Use the {% url %} tag.

Using the url tag allows you to make your templates portable and is a good way to implement DRY. Whenever the links in your view changes, your templates automatically update, and they always have the correct links.

Use Template Utils

django-template-utils contain some really nice generic template tags and other goodies that make your life easier. From getting the latest X number of objects from a model, getting a random object from a module, or getting the last updated one; they provide you with a really nice generic way of extending template nodes and doing generic content tags really easy.

Use MEDIA_URL

Django now comes with a Context Processor that gives you MEDIA_URL in your templates. Use this so that you can apply DRY to all of your external media Urls, like you did with the {% url %} tag for internal things.

Use a 3-level template hierarchy

This is referenced in the Django docs (about a page down). But it works really well to do a base.html, app-base.html, and then templates on top of that. This gives you a really nice way to contain site-wide, app-wide, and view-wide functionality inside their own little spaces.

Using template inheritance to extend itself

This is a really neat trick when dealing with multiple template directories. It allows you to take most of a chunk of one template, and overwrite just a small part of it. They explain it better than I do.

Testing

Using the tests/ directory

inside of your application you can define a tests.py that will hold tests. You can also define a tests/ directory that can hold tests. Inside the tests directory init.py you need to import all of your unit tests. Inside init.py you need:

from basic import *
from views import *

etc. Assuming your tests are named basic.py and views.py.

Watch Files

This tip is useful for doing TDD. You can go ahead and watch the output of your test file and see when something changes based on the edits you’re making to your files.

watch "python tests.py"

Nose tests

Use nose tests. They have some neat auto-discovery tools and lots more. nose-django allows this to work with Django fixtures (note it may not work well yet). This would be nice if someone wrote a test runner in django for nose.

Mock objects

Using mock objects to test is really handy. There are a couple of good mock testing libraries for python, and i show a simple way to do it here This allows you to try your code when it’s interacting with things that are somewhat random (like times of day, random numbers, etc.)

Use testmaker

I wrote an app that writes view tests for you. A little self promotion, but go ahead and check it out.

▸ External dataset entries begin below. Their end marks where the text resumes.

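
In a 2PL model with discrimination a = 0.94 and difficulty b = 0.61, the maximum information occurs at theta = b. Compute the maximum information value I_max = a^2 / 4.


For 2PL, max info at theta = b = 0.61
I_max = a^2 / 4 = 0.94^2 / 4
= 0.8836 / 4
I_max = 0.2209

0.2209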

Want to do something a little different?

You can define your own test runner and set it in the settings. Then you can tweak the way that django runs your tests for you. This is a lighter weight approach than using nose or something to run your tests, and is integrated with django, which makes it more portable.

Use testserver

Django comes with the testserver command that allows you to load a fixture into the development server and run against that. This is really useful. It also leaves the database around after it’s done, so you can inspect it. This can be really handy in debugging fixtures and tests.